Cerca de 23% da população, que ganha salário mínimo, precisaria trabalhar por 19 anos seguidos para ganhar o mesmo que uma pessoa do 0,1% mais rico da população ganha em um mês.
No que diz respeito às mulheres, elas contribuem anualmente com trabalhos domésticos que, se fossem contabilizados, custariam US$ 10 trilhões ao ano, segundo estimativa da ONU. Mas somos tratadas como sub-qualquer-coisa, porque esse é o papel da mulher no contexto social em uma leitura machista, misógina, com antolhos.

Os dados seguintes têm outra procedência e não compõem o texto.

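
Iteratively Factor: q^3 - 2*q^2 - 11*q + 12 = (q + 3)*(q^2 - 5*q + 4) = (q - 4)*(q + 3)*(q - 1)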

Na contramão do debate sobre as soluções para o combate à desigualdade social, que conta com apoio do FMI – Fundo Monetário Internacional à proposta de tributação para os mais ricos, o Brasil subverte a ordem da caminhada mundial e estipula na sua legislação que as pessoas que ganham lucros e dividendos de empresas não paguem imposto sobre eles, continuando a caber à classe média e aos pobres o peso dos tributos. É um quadro mundial de espoliação das classes trabalhadoras para o deleite da usura dos mais ricos, e essas mudanças começam a ser sentidas em passos acelerados por essas bandas tropicais.
Movimentos recrudescedores se alastram diariamente em todos os setores da sociedade. Vivemos em um momento de tensão, e precisamos ficar atentos aos tentáculos nocivos dos detentores do dinheiro e do poder. O desprezo pela população mais pobre se alastra como vírus no tecido social. Mais uma vez, a segurança pública é acionada para a contenção dos anseios do povo, utilizando para isso os novos capitães do mato.
Os pobres demonizados são traduzidos como marginais, cúmplices de traficantes, acoitadores de bandidos, sem chance de terem seus direitos respeitados. Foi o caso visto na Maré, com suas crianças que aparecem nas fotos de jornais não como pequenos em um momento de lazer, se divertindo em um dia de calor, mas como pano de fundo de matéria sobre o tráfico de drogas publicada pela mídia escravagista.
Triste dias estes que estamos vivendo. É doloroso observar o desmonte de avanços sociais importantes em áreas estratégicas e estruturais para o país. É revoltante ver a avareza, a ganância, o abuso da elite social para garantir o poder e o patrimônio das sucessivas gerações das atuais capitanias hereditárias. Para isso exercitam o encarceramento em massa dos jovens pretos, pobres, favelados vistos como um possível exército do lumpemproletariado; para eles, a pena, a punição, o martírio, o tormento, o suplício. Oprimem, violam, humilham os desprovidos, segregam ao gueto as novas gerações.
Estamos no centro de tempos de descaso com a dignidade humana. Os números da riqueza mundial nos sinaliza o quanto somos sugados, espoliados, desmerecidos – tudo para manter o status quo de uma elite branca, reacionária, escravagista.
É o fascismo chegando, mas, para nós, é um tempo afirmativo. Organizem-se, reagrupem-se! A resposta está nas urnas.